Chapter 1
November 10, 2023 at 4:27 PM
Notes:
Is that the only thing you thought about? I think, yes. His stupid lovely donely head is empty ¯\_(ツ)_/¯
Where i am?
Who i am?
Who i am now?
Squeak. White light and smell of medicine..
It's a... a hospital?
IM SURVIVED?!
I can't move.. i can't fell nothing..
I feeling uncomfortable..
Im sitting. Where i sitting?
It's a.. wheelchair.. I can't go? That's shit..
Im feeling.. feeling a pain.. pain in legs and arms, pain in head.. everything is freaking hurts!
Why?
Why me?
Im deserved death. Why im can't just die? Why was I left alive? Why.
I hate this. I hate my new body, I don't wanna be disabled.
I HATE MYSELF.
I can't accept such a disabled idiot in myself.. I was a.. great! But I'm so worthless in this wheelchair and that headache..
Why i can't move now?
No.. my body hurts too freaking much..
I can't talk, i cant scream, i can't NOTHING. WHY IM SO WORTHLESS?
Where is my leader now?

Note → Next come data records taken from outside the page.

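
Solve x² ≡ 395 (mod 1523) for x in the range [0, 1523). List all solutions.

Since 1523 ≡ 3 (mod 4), a square root of 395 is 395^((1523+1)/4) = 395^381 mod 1523.
Repeated squaring: 395^2≡679, 395^4≡1095, 395^8≡424, 395^16≡62, 395^32≡798, 395^64≡190, 395^128≡1071, 395^256≡222 (mod 1523).
395^381 = 395^(256+64+32+16+8+4+1) ≡ 1398 (mod 1523).
Check: 1398² = 1954404 ≡ 395 (mod 1523). The two roots are 125 and 1398.

125, 1398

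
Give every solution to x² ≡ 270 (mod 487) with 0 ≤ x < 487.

210, 277

Since 487 ≡ 3 (mod 4), a square root of 270 is 270^((487+1)/4) = 270^122 mod 487.
Repeated squaring: 270^2≡337, 270^4≡98, 270^8≡351, 270^16≡477, 270^32≡100, 270^64≡260 (mod 487).
270^122 = 270^(64+32+16+8+2) ≡ 277 (mod 487).
Check: 277² = 76729 ≡ 270 (mod 487). The two roots are 210 and 277.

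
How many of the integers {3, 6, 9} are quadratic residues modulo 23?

(3/23) = +1 → QR.
(6/23) = +1 → QR.
(9/23) = +1 → QR.
Total quadratic residues among the 3: 3.

3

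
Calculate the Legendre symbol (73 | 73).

0

First reduce: 73 ≡ 0 (mod 73).
Top reduces to 0: gcd > 1, so the symbol is 0.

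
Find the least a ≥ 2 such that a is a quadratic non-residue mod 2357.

2

(2/2357) = −1, so 2 is the smallest positive non-residue mod 2357.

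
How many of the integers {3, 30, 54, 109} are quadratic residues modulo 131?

2

(3/131) = +1 → QR.
(30/131) = -1 → non-residue.
(54/131) = -1 → non-residue.
(109/131) = +1 → QR.
Total quadratic residues among the 4: 2.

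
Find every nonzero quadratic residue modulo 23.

Square k = 1,…,11 (k and 23−k give the same square):
1²=1, 2²=4, 3²=9, 4²=16, 5²≡2, 6²≡13, 7²≡3, 8²≡18, 9²≡12, 10²≡8, 11²≡6 (mod 23).
So the quadratic residues mod 23 are {1, 2, 3, 4, 6, 8, 9, 12, 13, 16, 18}.

1,2,3,4,6,8,9,12,13,16,18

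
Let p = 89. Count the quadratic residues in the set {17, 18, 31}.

2

(17/89) = +1 → QR.
(18/89) = +1 → QR.
(31/89) = -1 → non-residue.
Total quadratic residues among the 3: 2.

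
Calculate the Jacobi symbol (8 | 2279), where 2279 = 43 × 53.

Pull out 2^3: since 2279 ≡ 7 (mod 8), (2/2279) = +1, so (2/2279)^3 = +1.
Reached (1/2279) = 1. Collecting the sign flips along the way, the symbol is +1.

1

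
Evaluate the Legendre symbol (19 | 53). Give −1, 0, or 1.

Reciprocity: 19 ≡ 3 and 53 ≡ 1 (mod 4), so (19/53) = +(53/19).
Reduce top mod 19: now compute (15/19).
Reciprocity: 15 ≡ 3 and 19 ≡ 3 (mod 4), so (15/19) = −(19/15).
Reduce top mod 15: now compute (4/15).
Pull out 2^2: since 15 ≡ 7 (mod 8), (2/15) = +1, so (2/15)^2 = +1.
Reached (1/15) = 1. Collecting the sign flips along the way, the symbol is -1.

-1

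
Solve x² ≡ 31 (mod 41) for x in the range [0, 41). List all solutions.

41 ≡ 1 (mod 4), so we find a root by search.
Trying successive values, 20² = 400 ≡ 31 (mod 41). The other root is 41 − 20 = 21.

20, 21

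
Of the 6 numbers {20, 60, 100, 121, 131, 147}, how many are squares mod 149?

3

(20/149) = +1 → QR.
(60/149) = -1 → non-residue.
(100/149) = +1 → QR.
(121/149) = +1 → QR.
(131/149) = -1 → non-residue.
(147/149) = -1 → non-residue.
Total quadratic residues among the 6: 3.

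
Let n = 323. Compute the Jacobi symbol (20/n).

-1

Pull out 2^2: since 323 ≡ 3 (mod 8), (2/323) = -1, so (2/323)^2 = +1.
Reciprocity: 5 ≡ 1 and 323 ≡ 3 (mod 4), so (5/323) = +(323/5).
Reduce top mod 5: now compute (3/5).
Reciprocity: 3 ≡ 3 and 5 ≡ 1 (mod 4), so (3/5) = +(5/3).
Reduce top mod 3: now compute (2/3).
Pull out 2: since 3 ≡ 3 (mod 8), (2/3) = -1.
Reached (1/3) = 1. Collecting the sign flips along the way, the symbol is -1.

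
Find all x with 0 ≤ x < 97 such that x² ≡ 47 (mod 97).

97 ≡ 1 (mod 4), so we find a root by search.
Trying successive values, 12² = 144 ≡ 47 (mod 97). The other root is 97 − 12 = 85.

12, 85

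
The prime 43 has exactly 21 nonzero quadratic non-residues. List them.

Square k = 1,…,21 (k and 43−k give the same square):
1²=1, 2²=4, 3²=9, 4²=16, 5²=25, 6²=36, 7²≡6, 8²≡21, 9²≡38, 10²≡14, 11²≡35, 12²≡15, 13²≡40, 14²≡24, 15²≡10, 16²≡41, 17²≡31, 18²≡23, 19²≡17, 20²≡13, 21²≡11 (mod 43).
The residues are {1, 4, 6, 9, 10, 11, 13, 14, 15, 16, 17, 21, 23, 24, 25, 31, 35, 36, 38, 40, 41}; the non-residues are the remaining 21 nonzero classes.

2 3 5 7 8 12 18 19 20 22 26 27 28 29 30 32 33 34 37 39 42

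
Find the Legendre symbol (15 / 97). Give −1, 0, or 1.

-1

Reciprocity: 15 ≡ 3 and 97 ≡ 1 (mod 4), so (15/97) = +(97/15).
Reduce top mod 15: now compute (7/15).
Reciprocity: 7 ≡ 3 and 15 ≡ 3 (mod 4), so (7/15) = −(15/7).
Reduce top mod 7: now compute (1/7).
Reached (1/7) = 1. Collecting the sign flips along the way, the symbol is -1.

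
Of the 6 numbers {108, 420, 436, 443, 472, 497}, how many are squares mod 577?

3

(108/577) = +1 → QR.
(420/577) = +1 → QR.
(436/577) = -1 → non-residue.
(443/577) = -1 → non-residue.
(472/577) = +1 → QR.
(497/577) = -1 → non-residue.
Total quadratic residues among the 6: 3.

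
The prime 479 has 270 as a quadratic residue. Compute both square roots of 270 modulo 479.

Since 479 ≡ 3 (mod 4), a square root of 270 is 270^((479+1)/4) = 270^120 mod 479.
Repeated squaring: 270^2≡92, 270^4≡321, 270^8≡56, 270^16≡262, 270^32≡147, 270^64≡54 (mod 479).
270^120 = 270^(64+32+16+8) ≡ 360 (mod 479).
Check: 360² = 129600 ≡ 270 (mod 479). The two roots are 119 and 360.

119, 360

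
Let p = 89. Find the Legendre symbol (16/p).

1

Pull out 2^4: since 89 ≡ 1 (mod 8), (2/89) = +1, so (2/89)^4 = +1.
Reached (1/89) = 1. Collecting the sign flips along the way, the symbol is +1.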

It's disappeared?!
Im not a leader now.. im not a liar, im not a mastermind now..
But.. who i am?
just nobody.
- Hey bud, i know you possibly can't hear me now, but i know you understand me. We all the survivors. You suffered the most. So, you need some rest, bye. -
Who is it?
This voice so..
Comfortable to me?
This voice so soft and looks kinda... familiar?
I wanna scream.
Please, don't leave me now! I wanna hear you. You selfish stranger! How dare you leave such a nonentity alone?
Nobody isn't return.
Nobody can't help me, like him..
No.. i know he doesn't like me, doesn't like a friend, doesn't like a boyfriend.

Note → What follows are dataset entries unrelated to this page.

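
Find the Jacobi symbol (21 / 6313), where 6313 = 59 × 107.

Reciprocity: 21 ≡ 1 and 6313 ≡ 1 (mod 4), so (21/6313) = +(6313/21).
Reduce top mod 21: now compute (13/21).
Reciprocity: 13 ≡ 1 and 21 ≡ 1 (mod 4), so (13/21) = +(21/13).
Reduce top mod 13: now compute (8/13).
Pull out 2^3: since 13 ≡ 5 (mod 8), (2/13) = -1, so (2/13)^3 = -1.
Reached (1/13) = 1. Collecting the sign flips along the way, the symbol is -1.

-1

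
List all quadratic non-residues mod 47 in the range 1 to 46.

Square k = 1,…,23 (k and 47−k give the same square):
1²=1, 2²=4, 3²=9, 4²=16, 5²=25, 6²=36, 7²≡2, 8²≡17, 9²≡34, 10²≡6, 11²≡27, 12²≡3, 13²≡28, 14²≡8, 15²≡37, 16²≡21, 17²≡7, 18²≡42, 19²≡32, 20²≡24, 21²≡18, 22²≡14, 23²≡12 (mod 47).
The residues are {1, 2, 3, 4, 6, 7, 8, 9, 12, 14, 16, 17, 18, 21, 24, 25, 27, 28, 32, 34, 36, 37, 42}; the non-residues are the remaining 23 nonzero classes.

5,10,11,13,15,19,20,22,23,26,29,30,31,33,35,38,39,40,41,43,44,45,46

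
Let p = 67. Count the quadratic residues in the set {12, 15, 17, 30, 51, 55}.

(12/67) = -1 → non-residue.
(15/67) = +1 → QR.
(17/67) = +1 → QR.
(30/67) = -1 → non-residue.
(51/67) = -1 → non-residue.
(55/67) = +1 → QR.
Total quadratic residues among the 6: 3.

3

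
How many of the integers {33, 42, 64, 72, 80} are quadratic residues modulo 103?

(33/103) = +1 → QR.
(42/103) = -1 → non-residue.
(64/103) = +1 → QR.
(72/103) = +1 → QR.
(80/103) = -1 → non-residue.
Total quadratic residues among the 5: 3.

3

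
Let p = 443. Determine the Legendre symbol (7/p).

Reciprocity: 7 ≡ 3 and 443 ≡ 3 (mod 4), so (7/443) = −(443/7).
Reduce top mod 7: now compute (2/7).
Pull out 2: since 7 ≡ 7 (mod 8), (2/7) = +1.
Reached (1/7) = 1. Collecting the sign flips along the way, the symbol is -1.

-1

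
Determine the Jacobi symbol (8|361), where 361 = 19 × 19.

1

Pull out 2^3: since 361 ≡ 1 (mod 8), (2/361) = +1, so (2/361)^3 = +1.
Reached (1/361) = 1. Collecting the sign flips along the way, the symbol is +1.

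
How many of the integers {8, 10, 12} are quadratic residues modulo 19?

0

(8/19) = -1 → non-residue.
(10/19) = -1 → non-residue.
(12/19) = -1 → non-residue.
Total quadratic residues among the 3: 0.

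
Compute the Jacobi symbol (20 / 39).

Pull out 2^2: since 39 ≡ 7 (mod 8), (2/39) = +1, so (2/39)^2 = +1.
Reciprocity: 5 ≡ 1 and 39 ≡ 3 (mod 4), so (5/39) = +(39/5).
Reduce top mod 5: now compute (4/5).
Pull out 2^2: since 5 ≡ 5 (mod 8), (2/5) = -1, so (2/5)^2 = +1.
Reached (1/5) = 1. Collecting the sign flips along the way, the symbol is +1.

1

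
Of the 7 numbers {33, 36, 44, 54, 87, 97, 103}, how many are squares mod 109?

3

(33/109) = -1 → non-residue.
(36/109) = +1 → QR.
(44/109) = -1 → non-residue.
(54/109) = -1 → non-residue.
(87/109) = +1 → QR.
(97/109) = +1 → QR.
(103/109) = -1 → non-residue.
Total quadratic residues among the 7: 3.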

Love is bad. Love is addictive..
Besides, who said that I deserve a love?
**
- He is a paralyzed. he won't be able to walk on his own for a long time, some years.
What.
Why me.
THIS IS NOT A ME.
FUCK.
I HATE MYSELF. THAT'S A BULLSHIT! WHY I CAN'T BE NORMAL?!
This will be my punishment. For all my sins and lies I paid with my ability to own this body.
I wasn't a Mastermind and i wasn't a true leader. For my bad acting I was awarded with this body.
That's fair.
- Can i lead his wheelchair? -
This voice is returned. Im glad a little.
I can't see, but i can hear.
- Off course. you doesn't mind? -
Can i show it? Hey, u dumb doctor, im paralyzed, forgot it? Later I’ll run up to you and slap you in ur ugly face!
- Im here, bud. You don't forgot me voice, right? You doesn't heatless? -
Silence. Cuz' im can't fucking talk. He's still an idiot, how cute.
- So.. i loved you and love you now. -
He.. loves me?
That's impossible! Nobody can't loves liars like me! This is some kind of prank, for sure.
Hahaha! Oh, a forgot how a laugh.
I cant hug him. Im felling sad. This is the last thing my worthless body wants. Im just wanna hear the voice of the man who saved me, who gave me the plan.
Cuz i know him.
- poison was injected into our medicine, so we will die soon, together. What will this cutie say before he dies? -
Stupid joke. Anyway, I know what he will say.
- i know, that's a stupid joke. Forgive me. -
Silence.
- But i still love you. Ultimate survivor loves ultimate leader, hear me?-
And i don't wanna die, never.
But i still hate myself and my body, my dirty soul. But I want to accept myself, for you.
I wanna live. Live with you, my dearest.